Ghana : le président sortant John Dramani Mahama appelle ses compatriotes à se rassembler derrière son successeur

Par Jeune Afrique avec AFP

John Dramani Mahama à Paris le 6 octobre 2015. © Vincent Fournier/JA

Lors de son dernier discours à la nation jeudi, le président sortant du Ghana, John Dramani Mahama, a exhorté ses compatriotes à se rassembler derrière son successeur, Nana Akufo-Addo.

Mahama s’est dit heureux de quitter ses fonctions et de laisser son rival de longue date prendre la tête d’une des démocraties les plus stables d’Afrique. Akufo-Addo, 72 ans, doit être investi président samedi.

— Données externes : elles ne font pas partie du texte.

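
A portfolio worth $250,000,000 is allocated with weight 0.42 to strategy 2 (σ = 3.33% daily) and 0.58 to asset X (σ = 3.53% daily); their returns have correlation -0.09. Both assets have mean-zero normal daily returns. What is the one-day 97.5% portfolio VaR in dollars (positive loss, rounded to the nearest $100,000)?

σ_p² = 0.42²·3.33² + 0.58²·3.53² + 2·-0.09·0.42·0.58·3.33·3.53 = 5.6325 (%²).
σ_p = √5.6325 = 2.373%.
At 97.5%, z = 1.960.
VaR = 1.960 × 2.373% = 4.651%; on $250,000,000 that is $11,627,500.

$11,600,000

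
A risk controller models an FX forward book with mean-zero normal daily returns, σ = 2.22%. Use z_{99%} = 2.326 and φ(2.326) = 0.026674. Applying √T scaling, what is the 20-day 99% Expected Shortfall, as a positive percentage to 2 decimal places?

σ_{20d} = 2.22% × √20 = 9.928%.
ES multiplier = φ(z)/(1−α) = 0.026674/0.01 = 2.667.
ES = 9.928% × 2.667 = 26.478%.

26.48%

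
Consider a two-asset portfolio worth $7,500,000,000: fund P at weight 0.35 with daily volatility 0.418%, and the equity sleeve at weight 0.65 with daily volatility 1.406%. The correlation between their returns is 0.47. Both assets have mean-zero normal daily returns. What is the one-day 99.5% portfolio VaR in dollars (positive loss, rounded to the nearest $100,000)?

σ_p² = 0.35²·0.418² + 0.65²·1.406² + 2·0.47·0.35·0.65·0.418·1.406 = 0.9823 (%²).
σ_p = √0.9823 = 0.991%.
At 99.5%, z = 2.576.
VaR = 2.576 × 0.991% = 2.553%; on $7,500,000,000 that is $191,475,000.

$191,500,000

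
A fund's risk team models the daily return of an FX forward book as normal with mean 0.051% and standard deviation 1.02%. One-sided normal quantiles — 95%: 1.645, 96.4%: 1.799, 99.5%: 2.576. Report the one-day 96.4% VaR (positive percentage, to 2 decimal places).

1.78%

VaR = −μ + z·σ = −(0.051%) + 1.799 × 1.02% = 1.784%.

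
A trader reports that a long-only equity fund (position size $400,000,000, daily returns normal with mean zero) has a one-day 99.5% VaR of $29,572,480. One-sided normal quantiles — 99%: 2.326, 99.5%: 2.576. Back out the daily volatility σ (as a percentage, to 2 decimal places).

VaR as a fraction: $29,572,480 / $400,000,000 = 7.393%.
σ = VaR / z = 7.393% / 2.576 = 2.870%.

2.87%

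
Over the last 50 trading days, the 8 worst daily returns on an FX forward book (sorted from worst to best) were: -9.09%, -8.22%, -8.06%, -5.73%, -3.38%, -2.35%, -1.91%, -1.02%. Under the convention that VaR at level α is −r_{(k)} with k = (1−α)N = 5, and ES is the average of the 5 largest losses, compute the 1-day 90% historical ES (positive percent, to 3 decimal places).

The 5 worst returns sum to -34.48%.
ES = −(-34.48%) / 5 = 6.896%.

6.896%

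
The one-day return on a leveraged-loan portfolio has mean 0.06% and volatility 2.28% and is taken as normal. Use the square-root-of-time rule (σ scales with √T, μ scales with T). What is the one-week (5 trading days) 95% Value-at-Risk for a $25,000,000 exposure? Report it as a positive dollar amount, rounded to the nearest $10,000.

At 95%, z = 1.645.
σ_{5d} = 2.28% × √5 = 5.098%; μ_{5d} = 5 × 0.06% = 0.300%.
VaR = −(0.300%) + 1.645 × 5.098% = 8.086%.
On $25,000,000: 0.08086 × $25,000,000 = $2,021,500.

$2,020,000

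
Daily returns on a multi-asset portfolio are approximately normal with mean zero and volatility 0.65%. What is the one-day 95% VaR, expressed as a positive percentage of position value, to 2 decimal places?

1.07%

At 95% one-sided, z = 1.645.
VaR = z·σ = 1.645 × 0.65% = 1.069%.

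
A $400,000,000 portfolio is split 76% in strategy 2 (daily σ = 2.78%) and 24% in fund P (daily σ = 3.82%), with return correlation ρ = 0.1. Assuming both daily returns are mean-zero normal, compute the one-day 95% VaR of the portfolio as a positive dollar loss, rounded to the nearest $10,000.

$15,700,000

σ_p² = 0.76²·2.78² + 0.24²·3.82² + 2·0.1·0.76·0.24·2.78·3.82 = 5.6918 (%²).
σ_p = √5.6918 = 2.386%.
At 95%, z = 1.645.
VaR = 1.645 × 2.386% = 3.925%; on $400,000,000 that is $15,700,000.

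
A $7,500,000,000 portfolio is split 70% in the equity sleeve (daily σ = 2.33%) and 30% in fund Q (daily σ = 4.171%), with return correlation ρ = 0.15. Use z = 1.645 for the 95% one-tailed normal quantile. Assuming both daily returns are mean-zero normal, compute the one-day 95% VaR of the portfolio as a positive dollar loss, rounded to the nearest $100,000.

$271,400,000

σ_p² = 0.7²·2.33² + 0.3²·4.171² + 2·0.15·0.7·0.3·2.33·4.171 = 4.8382 (%²).
σ_p = √4.8382 = 2.200%.
VaR = 1.645 × 2.200% = 3.619%; on $7,500,000,000 that is $271,425,000.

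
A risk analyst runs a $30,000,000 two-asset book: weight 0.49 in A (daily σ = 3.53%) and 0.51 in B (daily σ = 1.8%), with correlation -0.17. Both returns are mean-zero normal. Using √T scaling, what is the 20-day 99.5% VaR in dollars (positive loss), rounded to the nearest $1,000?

σ_p = √(0.49²·3.53² + 0.51²·1.8² + 2·-0.17·0.49·0.51·3.53·1.8) = 1.815%.
σ_{20d} = 1.815% × √20 = 8.117%.
z(99.5%) = 2.576.
VaR = 2.576 × 8.117% = 20.909%; on $30,000,000 that is $6,272,700.

$6,273,000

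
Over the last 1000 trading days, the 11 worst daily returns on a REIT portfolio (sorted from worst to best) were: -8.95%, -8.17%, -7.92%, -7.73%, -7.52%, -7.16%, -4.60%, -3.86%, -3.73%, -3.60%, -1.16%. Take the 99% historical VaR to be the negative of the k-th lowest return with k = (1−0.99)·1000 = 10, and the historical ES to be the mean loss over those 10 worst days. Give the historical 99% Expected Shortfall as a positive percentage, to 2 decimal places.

6.32%

The 10 worst returns sum to -63.24%.
ES = −(-63.24%) / 10 = 6.324% ≈ 6.32%.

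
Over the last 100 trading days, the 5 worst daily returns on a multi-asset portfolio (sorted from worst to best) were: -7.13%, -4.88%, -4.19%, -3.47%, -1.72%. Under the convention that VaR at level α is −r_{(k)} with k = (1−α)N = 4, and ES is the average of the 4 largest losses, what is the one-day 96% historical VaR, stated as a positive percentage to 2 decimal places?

3.47%

k = 4; the 4th lowest return is -3.47%, so VaR = 3.47%.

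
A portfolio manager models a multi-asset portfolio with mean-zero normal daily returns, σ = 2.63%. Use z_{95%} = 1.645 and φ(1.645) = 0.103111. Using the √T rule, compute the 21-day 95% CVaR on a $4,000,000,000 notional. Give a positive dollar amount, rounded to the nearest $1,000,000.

$994,000,000

σ_{21d} = 2.63% × √21 = 12.052%.
ES multiplier = φ(z)/(1−α) = 0.103111/0.05 = 2.062.
ES = 12.052% × 2.062 = 24.851%; on $4,000,000,000: $994,040,000.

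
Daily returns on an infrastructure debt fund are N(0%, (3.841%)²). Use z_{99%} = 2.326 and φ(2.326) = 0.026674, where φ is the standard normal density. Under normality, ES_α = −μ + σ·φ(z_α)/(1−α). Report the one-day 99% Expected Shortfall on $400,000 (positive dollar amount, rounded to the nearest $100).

$41,000

Tail multiplier: φ(z)/(1−α) = 0.026674 / 0.01 = 2.667.
ES = 3.841% × 2.667 = 10.244%.
On $400,000: 0.10244 × $400,000 = $40,976.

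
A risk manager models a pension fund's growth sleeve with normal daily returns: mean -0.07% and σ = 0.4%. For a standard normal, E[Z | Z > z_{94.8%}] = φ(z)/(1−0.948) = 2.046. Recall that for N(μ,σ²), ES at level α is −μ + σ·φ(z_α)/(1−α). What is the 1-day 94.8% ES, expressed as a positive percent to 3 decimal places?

ES = −(-0.07%) + 0.4% × 2.046 = 0.888%.

0.888%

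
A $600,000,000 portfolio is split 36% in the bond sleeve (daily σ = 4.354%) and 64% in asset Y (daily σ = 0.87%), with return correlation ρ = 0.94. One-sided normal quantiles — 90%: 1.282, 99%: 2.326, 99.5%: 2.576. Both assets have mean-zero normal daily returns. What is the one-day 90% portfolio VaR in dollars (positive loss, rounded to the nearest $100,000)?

$16,100,000

σ_p² = 0.36²·4.354² + 0.64²·0.87² + 2·0.94·0.36·0.64·4.354·0.87 = 4.4077 (%²).
σ_p = √4.4077 = 2.099%.
VaR = 1.282 × 2.099% = 2.691%; on $600,000,000 that is $16,146,000.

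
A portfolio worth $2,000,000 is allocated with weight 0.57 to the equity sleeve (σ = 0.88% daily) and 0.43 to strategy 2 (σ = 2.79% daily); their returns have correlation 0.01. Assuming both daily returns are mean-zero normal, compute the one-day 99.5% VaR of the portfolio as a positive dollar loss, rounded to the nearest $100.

$67,200

σ_p² = 0.57²·0.88² + 0.43²·2.79² + 2·0.01·0.57·0.43·0.88·2.79 = 1.7029 (%²).
σ_p = √1.7029 = 1.305%.
At 99.5%, z = 2.576.
VaR = 2.576 × 1.305% = 3.362%; on $2,000,000 that is $67,240.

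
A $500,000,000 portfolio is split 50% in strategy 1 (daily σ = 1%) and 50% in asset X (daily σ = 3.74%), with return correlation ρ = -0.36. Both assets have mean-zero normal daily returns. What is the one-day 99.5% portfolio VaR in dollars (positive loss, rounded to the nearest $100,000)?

$22,600,000

σ_p² = 0.5²·1² + 0.5²·3.74² + 2·-0.36·0.5·0.5·1·3.74 = 3.0737 (%²).
σ_p = √3.0737 = 1.753%.
At 99.5%, z = 2.576.
VaR = 2.576 × 1.753% = 4.516%; on $500,000,000 that is $22,580,000.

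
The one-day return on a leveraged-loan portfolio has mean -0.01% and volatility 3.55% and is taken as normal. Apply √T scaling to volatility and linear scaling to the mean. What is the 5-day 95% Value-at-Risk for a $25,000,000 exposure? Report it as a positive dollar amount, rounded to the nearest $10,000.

$3,280,000

At 95%, z = 1.645.
σ_{5d} = 3.55% × √5 = 7.938%; μ_{5d} = 5 × -0.01% = -0.050%.
VaR = −(-0.050%) + 1.645 × 7.938% = 13.108%.
On $25,000,000: 0.13108 × $25,000,000 = $3,277,000.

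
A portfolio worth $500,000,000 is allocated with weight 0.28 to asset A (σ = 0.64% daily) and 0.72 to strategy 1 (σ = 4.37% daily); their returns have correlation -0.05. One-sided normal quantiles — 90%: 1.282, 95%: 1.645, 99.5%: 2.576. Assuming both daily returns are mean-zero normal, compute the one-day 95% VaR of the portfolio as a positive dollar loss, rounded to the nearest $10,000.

$25,850,000

σ_p² = 0.28²·0.64² + 0.72²·4.37² + 2·-0.05·0.28·0.72·0.64·4.37 = 9.8756 (%²).
σ_p = √9.8756 = 3.143%.
VaR = 1.645 × 3.143% = 5.170%; on $500,000,000 that is $25,850,000.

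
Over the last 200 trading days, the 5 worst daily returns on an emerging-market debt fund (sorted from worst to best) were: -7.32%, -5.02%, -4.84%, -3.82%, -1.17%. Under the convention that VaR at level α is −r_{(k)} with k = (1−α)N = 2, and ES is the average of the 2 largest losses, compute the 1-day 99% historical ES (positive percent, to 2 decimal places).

The 2 worst returns sum to -12.34%.
ES = −(-12.34%) / 2 = 6.17%.

6.17%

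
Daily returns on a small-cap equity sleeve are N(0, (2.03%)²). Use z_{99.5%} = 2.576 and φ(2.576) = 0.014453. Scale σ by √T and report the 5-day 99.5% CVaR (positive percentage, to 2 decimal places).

σ_{5d} = 2.03% × √5 = 4.539%.
ES multiplier = φ(z)/(1−α) = 0.014453/0.005 = 2.891.
ES = 4.539% × 2.891 = 13.122%.

13.12%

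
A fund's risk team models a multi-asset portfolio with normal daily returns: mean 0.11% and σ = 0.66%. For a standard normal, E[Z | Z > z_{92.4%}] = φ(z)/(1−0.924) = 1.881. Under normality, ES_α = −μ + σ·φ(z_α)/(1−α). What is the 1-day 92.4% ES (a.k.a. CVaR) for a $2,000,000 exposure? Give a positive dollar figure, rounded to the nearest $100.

ES = −(0.11%) + 0.66% × 1.881 = 1.131%.
On $2,000,000: 0.01131 × $2,000,000 = $22,620.

$22,600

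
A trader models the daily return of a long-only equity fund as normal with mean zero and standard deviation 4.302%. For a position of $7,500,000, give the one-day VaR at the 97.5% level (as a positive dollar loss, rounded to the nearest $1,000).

At 97.5% one-sided, z = 1.960.
VaR = z·σ = 1.960 × 4.302% = 8.432%.
On $7,500,000: 0.08432 × $7,500,000 = $632,400.

$632,000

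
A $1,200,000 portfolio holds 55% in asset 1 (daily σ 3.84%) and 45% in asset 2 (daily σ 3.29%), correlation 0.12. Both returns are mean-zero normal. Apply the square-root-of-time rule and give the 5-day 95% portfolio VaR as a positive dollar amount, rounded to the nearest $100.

σ_p = √(0.55²·3.84² + 0.45²·3.29² + 2·0.12·0.55·0.45·3.84·3.29) = 2.721%.
σ_{5d} = 2.721% × √5 = 6.084%.
z(95%) = 1.645.
VaR = 1.645 × 6.084% = 10.008%; on $1,200,000 that is $120,096.

$120,100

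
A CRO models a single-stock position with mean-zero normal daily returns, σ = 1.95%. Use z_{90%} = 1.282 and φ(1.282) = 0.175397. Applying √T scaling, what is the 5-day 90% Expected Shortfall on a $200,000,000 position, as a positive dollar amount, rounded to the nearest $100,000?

σ_{5d} = 1.95% × √5 = 4.360%.
ES multiplier = φ(z)/(1−α) = 0.175397/0.1 = 1.754.
ES = 4.360% × 1.754 = 7.647%; on $200,000,000: $15,294,000.

$15,300,000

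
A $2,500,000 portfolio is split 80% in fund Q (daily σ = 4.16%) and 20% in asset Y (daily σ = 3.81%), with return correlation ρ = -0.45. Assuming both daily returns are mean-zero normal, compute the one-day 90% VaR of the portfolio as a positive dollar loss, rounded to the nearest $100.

$98,100

σ_p² = 0.8²·4.16² + 0.2²·3.81² + 2·-0.45·0.8·0.2·4.16·3.81 = 9.3739 (%²).
σ_p = √9.3739 = 3.062%.
At 90%, z = 1.282.
VaR = 1.282 × 3.062% = 3.925%; on $2,500,000 that is $98,125.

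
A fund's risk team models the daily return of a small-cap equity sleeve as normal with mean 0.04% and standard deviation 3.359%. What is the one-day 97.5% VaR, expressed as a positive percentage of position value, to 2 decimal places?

6.54%

At 97.5% one-sided, z = 1.960.
VaR = −μ + z·σ = −(0.04%) + 1.960 × 3.359% = 6.544%.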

« Je suis ici aujourd’hui, Monsieur le Président, pour transmettre les rênes du pays à Nana Akufo-Addo avec fierté, bonne volonté et détermination et pour demander à tous les Ghanéens de l’encourager à accomplir sa part d’un relais important pour le Ghana », a déclaré le chef de l’État sortant, âgé de 58 ans.

Le 7 décembre dernier, Mahama avait été battu par Nana Akufo-Addo, qui avait remporté 53 % des voix. Le leader de l’opposition avait alors promis de relancer l’économie et d’éliminer la corruption au sein des institutions.

La défense de son bilan

En 2015, John Dramani Mahama avait dû faire face à une crise économique en partie provoquée par l’explosion de la dette publique et une pénurie d’électricité handicapante. La situation l’avait contraint à solliciter l’aide du Fonds monétaire international (FMI) pour mettre en place un plan de sauvetage de 918 millions de dollars (874 millions d’euros).

Dans son discours, Mahama a voulu défendre son mandat. Le président sortant a affirmé que même s’il avait dû « naviguer contre de puissants vents contraires », il avait pu mener à terme de nombreux projets d’infrastructure et fournir des services de santé et d’eau à des millions de personnes. « Le Ghana entre dans une ère de suffisance en électricité, a-t-il affirmé. J’ai assumé mes responsabilités ».

« Sur la voie du progrès »

Érudit et défenseur des droits de l’homme dans son pays, Akufo-Addo s’est engagé à mettre le Ghana « sur la voie du progrès et de la prospérité ».

Dans son programme électoral, il avait présenté un plan pour rétablir la stabilité économique et encourager l’investissement en réduisant l’impôt sur les sociétés et en abolissant toutes les taxes, des ventes immobilières aux billets d’avion pour les vols intérieurs.

Le Ghana est l’un des rares pays d’Afrique où les résultats de l’élection présidentielle n’ont pas été contestés en 2016.